DQ2.2 does not produce all the necessary subunits to efficiently present the most pathogenic gluten proteins to the immune system. With the DQ2.2 isoform (DQ α2-β2), polar substitutions (amino acids such as asparagine, glutamine, glycine, serine, and threonine) are not bound well to DQ2.2. The gliadin peptides that bind DQ2.5 are enriched in the amino acid glutamine. Since the β2 provides half the structural information for gluten presentation, other haplotypes might provide the rest. Such haplotypes are known to exist and these haplotypes confer different risk on DQ2.2. DQ2.2 however can present less pathogenic epitopes such as proteolytic peptides of gamma-gliadin. This appears to be the mediator of disease in 1% of coeliacs that are homozygotes for DQ2.2.

The DQ2.2/DQ7.5 phenotype. Also called DQ2.5trans in some publications. DQ7.5 haplotype is the DQA1*0505:DQB1*0301 haplotype. The DQA1*0505 allele is similar to the DQA1*0501 allele of the DQ2.5 haplotype. When DQA1*0505 or DQA1*0501 gene products are processed to the cell surface they become α5. The gene products of DQB1*0202 and DQB1*0201 are almost identical and function similarly. As a result one isoform produced by the phenotype of two haplotypes, DQ2.2/DQ7.5, is HLA DQ α5β2. A small percentage of coeliac disease patients have this haplotype. The other 3 isoforms are α2β2(DQ2.2), α2β7 (DQ7.2), and α5β7 (DQ7.5).

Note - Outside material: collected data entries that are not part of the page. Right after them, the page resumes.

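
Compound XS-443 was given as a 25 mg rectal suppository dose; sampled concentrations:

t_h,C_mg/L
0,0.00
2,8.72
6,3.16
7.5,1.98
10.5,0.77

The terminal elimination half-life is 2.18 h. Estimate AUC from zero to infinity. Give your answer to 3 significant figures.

AUC = 42.9 mg/L·h

Trapezoidal AUC_0→10.5:
  [0→2]: (0.00+8.72)/2 × 2 = 8.72
  [2→6]: (8.72+3.16)/2 × 4 = 23.76
  [6→7.5]: (3.16+1.98)/2 × 1.5 = 3.855
  [7.5→10.5]: (1.98+0.77)/2 × 3 = 4.125
  Sum = 40.46 mg/L·h
k_e = ln2 / t½ = 0.693147 / 2.18 = 0.3180 h^-1
Extrapolated tail: C_last / k_e = 0.77 / 0.318 = 2.421
AUC_0→∞ = 40.46 + 2.421 = 42.881 mg/L·h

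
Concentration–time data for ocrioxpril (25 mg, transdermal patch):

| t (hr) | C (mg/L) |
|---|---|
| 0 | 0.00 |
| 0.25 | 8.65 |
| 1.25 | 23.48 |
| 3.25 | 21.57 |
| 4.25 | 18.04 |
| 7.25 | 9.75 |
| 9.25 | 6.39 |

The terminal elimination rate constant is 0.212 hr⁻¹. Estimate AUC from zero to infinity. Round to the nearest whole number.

Trapezoidal AUC_0→9.25:
  [0→0.25]: (0.00+8.65)/2 × 0.25 = 1.08125
  [0.25→1.25]: (8.65+23.48)/2 × 1 = 16.065
  [1.25→3.25]: (23.48+21.57)/2 × 2 = 45.05
  [3.25→4.25]: (21.57+18.04)/2 × 1 = 19.805
  [4.25→7.25]: (18.04+9.75)/2 × 3 = 41.685
  [7.25→9.25]: (9.75+6.39)/2 × 2 = 16.14
  Sum = 139.82625 mg/L·hr
Extrapolated tail: C_last / k_e = 6.39 / 0.212 = 30.142
AUC_0→∞ = 139.82625 + 30.142 = 169.96825 mg/L·hr

AUC = 170 mg/L·hr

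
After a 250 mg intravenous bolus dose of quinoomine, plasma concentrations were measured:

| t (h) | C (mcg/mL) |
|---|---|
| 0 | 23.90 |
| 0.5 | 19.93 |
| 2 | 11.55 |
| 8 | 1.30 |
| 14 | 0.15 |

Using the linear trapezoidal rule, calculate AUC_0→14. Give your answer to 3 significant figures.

Trapezoidal AUC_0→14:
  [0→0.5]: (23.90+19.93)/2 × 0.5 = 10.9575
  [0.5→2]: (19.93+11.55)/2 × 1.5 = 23.61
  [2→8]: (11.55+1.30)/2 × 6 = 38.55
  [8→14]: (1.30+0.15)/2 × 6 = 4.35
  Sum = 77.4675 mcg/mL·h

AUC = 77.5 mcg/mL·h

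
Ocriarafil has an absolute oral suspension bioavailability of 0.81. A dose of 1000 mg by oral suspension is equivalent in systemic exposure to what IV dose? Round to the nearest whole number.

Systemic exposure from an extravascular dose = F × D_ev, so the equivalent IV dose is F × D_ev.
D_iv = F × D_ev = 0.81 × 1000 = 810 mg

D_iv = 810 mg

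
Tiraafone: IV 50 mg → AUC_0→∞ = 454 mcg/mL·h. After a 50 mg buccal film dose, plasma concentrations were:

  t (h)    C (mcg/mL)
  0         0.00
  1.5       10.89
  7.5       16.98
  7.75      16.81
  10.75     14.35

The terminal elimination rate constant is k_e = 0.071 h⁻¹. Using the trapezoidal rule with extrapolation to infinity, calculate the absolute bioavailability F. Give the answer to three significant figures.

Trapezoidal AUC_0→10.75 (buccal film):
  [0→1.5]: (0.00+10.89)/2 × 1.5 = 8.1675
  [1.5→7.5]: (10.89+16.98)/2 × 6 = 83.61
  [7.5→7.75]: (16.98+16.81)/2 × 0.25 = 4.22375
  [7.75→10.75]: (16.81+14.35)/2 × 3 = 46.74
  Sum = 142.74125 mcg/mL·h
Tail: C_last/k_e = 14.35/0.071 = 202.113
AUC_0→∞ (buccal film) = 142.74125 + 202.113 = 344.85425 mcg/mL·h
F = (AUC_ev/D_ev)/(AUC_iv/D_iv) = (344.85425/50)/(454/50) = 6.897085/9.08 = 0.7596

F = 0.760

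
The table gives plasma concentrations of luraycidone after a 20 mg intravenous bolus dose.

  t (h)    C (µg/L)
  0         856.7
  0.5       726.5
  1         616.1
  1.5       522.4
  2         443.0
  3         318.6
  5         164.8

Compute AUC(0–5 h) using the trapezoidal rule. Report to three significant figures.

Trapezoidal AUC_0→5:
  [0→0.5]: (856.7+726.5)/2 × 0.5 = 395.8
  [0.5→1]: (726.5+616.1)/2 × 0.5 = 335.65
  [1→1.5]: (616.1+522.4)/2 × 0.5 = 284.625
  [1.5→2]: (522.4+443.0)/2 × 0.5 = 241.35
  [2→3]: (443.0+318.6)/2 × 1 = 380.8
  [3→5]: (318.6+164.8)/2 × 2 = 483.4
  Sum = 2121.625 µg/L·h

AUC = 2120 µg/L·h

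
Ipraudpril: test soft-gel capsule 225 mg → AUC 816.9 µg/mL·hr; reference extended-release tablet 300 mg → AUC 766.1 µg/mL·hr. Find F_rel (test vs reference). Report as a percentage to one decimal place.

F_rel = (AUC_test/D_test) / (AUC_ref/D_ref)
      = (816.9/225) / (766.1/300)
      = 3.63067 / 2.55367 = 1.4217 = 142.17%

F_rel = 142.2%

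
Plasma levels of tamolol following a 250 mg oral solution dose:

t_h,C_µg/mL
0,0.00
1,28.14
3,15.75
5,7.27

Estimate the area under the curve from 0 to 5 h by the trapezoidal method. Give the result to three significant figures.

AUC = 81.0 µg/mL·h

Trapezoidal AUC_0→5:
  [0→1]: (0.00+28.14)/2 × 1 = 14.07
  [1→3]: (28.14+15.75)/2 × 2 = 43.89
  [3→5]: (15.75+7.27)/2 × 2 = 23.02
  Sum = 80.98 µg/mL·h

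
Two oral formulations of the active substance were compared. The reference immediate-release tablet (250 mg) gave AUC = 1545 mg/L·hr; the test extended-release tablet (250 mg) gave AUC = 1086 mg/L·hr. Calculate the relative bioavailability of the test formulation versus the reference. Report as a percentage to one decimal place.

F_rel = (AUC_test/D_test) / (AUC_ref/D_ref)
      = (1086/250) / (1545/250)
      = 4.344 / 6.18 = 0.7029 = 70.29%

F_rel = 70.3%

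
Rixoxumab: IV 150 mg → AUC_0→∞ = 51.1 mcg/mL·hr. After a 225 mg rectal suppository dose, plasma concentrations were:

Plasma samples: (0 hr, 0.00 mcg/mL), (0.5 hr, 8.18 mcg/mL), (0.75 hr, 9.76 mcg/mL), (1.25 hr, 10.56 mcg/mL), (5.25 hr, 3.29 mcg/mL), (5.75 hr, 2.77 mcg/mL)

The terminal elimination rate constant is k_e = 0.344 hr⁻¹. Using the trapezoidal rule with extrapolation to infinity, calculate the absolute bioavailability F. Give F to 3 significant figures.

F = 0.608

Trapezoidal AUC_0→5.75 (rectal suppository):
  [0→0.5]: (0.00+8.18)/2 × 0.5 = 2.045
  [0.5→0.75]: (8.18+9.76)/2 × 0.25 = 2.2425
  [0.75→1.25]: (9.76+10.56)/2 × 0.5 = 5.08
  [1.25→5.25]: (10.56+3.29)/2 × 4 = 27.7
  [5.25→5.75]: (3.29+2.77)/2 × 0.5 = 1.515
  Sum = 38.5825 mcg/mL·hr
Tail: C_last/k_e = 2.77/0.344 = 8.052
AUC_0→∞ (rectal suppository) = 38.5825 + 8.052 = 46.6345 mcg/mL·hr
F = (AUC_ev/D_ev)/(AUC_iv/D_iv) = (46.6345/225)/(51.1/150) = 0.207264/0.340667 = 0.6084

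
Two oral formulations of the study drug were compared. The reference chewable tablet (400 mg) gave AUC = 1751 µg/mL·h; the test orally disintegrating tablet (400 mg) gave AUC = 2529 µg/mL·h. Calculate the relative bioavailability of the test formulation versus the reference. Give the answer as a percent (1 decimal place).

F_rel = (AUC_test/D_test) / (AUC_ref/D_ref)
      = (2529/400) / (1751/400)
      = 6.3225 / 4.3775 = 1.4443 = 144.43%

F_rel = 144.4%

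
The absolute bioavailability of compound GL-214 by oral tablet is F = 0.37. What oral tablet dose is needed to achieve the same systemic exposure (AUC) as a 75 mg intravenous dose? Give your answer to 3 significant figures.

For equal systemic exposure: F × D_ev = D_iv
D_ev = D_iv / F = 75 / 0.37 = 202.703 mg

D_oral = 203 mg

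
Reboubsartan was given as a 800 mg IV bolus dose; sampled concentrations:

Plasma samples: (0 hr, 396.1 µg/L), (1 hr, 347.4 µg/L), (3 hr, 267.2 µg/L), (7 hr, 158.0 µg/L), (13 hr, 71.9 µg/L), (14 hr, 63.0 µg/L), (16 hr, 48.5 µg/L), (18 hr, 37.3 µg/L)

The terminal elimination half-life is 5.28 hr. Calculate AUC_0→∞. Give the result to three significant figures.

Trapezoidal AUC_0→18:
  [0→1]: (396.1+347.4)/2 × 1 = 371.75
  [1→3]: (347.4+267.2)/2 × 2 = 614.6
  [3→7]: (267.2+158.0)/2 × 4 = 850.4
  [7→13]: (158.0+71.9)/2 × 6 = 689.7
  [13→14]: (71.9+63.0)/2 × 1 = 67.45
  [14→16]: (63.0+48.5)/2 × 2 = 111.5
  [16→18]: (48.5+37.3)/2 × 2 = 85.8
  Sum = 2791.2 µg/L·hr
k_e = ln2 / t½ = 0.693147 / 5.28 = 0.1313 hr^-1
Extrapolated tail: C_last / k_e = 37.3 / 0.1313 = 284.082
AUC_0→∞ = 2791.2 + 284.082 = 3075.282 µg/L·hr

AUC = 3080 µg/L·hr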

DQ2.2/DQ2.5. Random pairing of heterologous DQ alpha and beta isoforms produces 4 different isoforms at 1:1:1:1 ratios. The fraction of DQ2.5 can be 25%. In the case of this phenotype, HLA DQB1*02 alleles are encoded by both chromosome 6 (maternal and paternal derived). Since DQB1*0201 and *0202 function similarly, only two types of isoforms can be produced and the ratio becomes 1:1. This increases the random number of isoforms from 25% to 50% that can cause disease, and as a result increases risk of celiac disease and probably increases risk of severe complications such as refractory celiac disease and lymphoma. These partial homozygotes in the Dutch CD population are approximately 20%, as compared to a randomly expected 3% indicating a sevenfold enrichment.

DQ2.2/DQ8. Among DQ8 positive celiacs without DQ2.5, 1/3 bear DQ2.2 haplotype, about 3 fold higher than random expectation.

DQ2.2/DQ2.2 DQ2.2 homozygotes represent about 1.1% of the celiac population, this is not high relative to controls, but it is very high with the DQ2.5(isoform)-,DQ8-,DQ2+ cohort at 30%. The random expectation is much lower. This fraction of coeliacs is important because they can only produce α2β2 and are useful for determining the role of DQ2.2 in coeliac disease.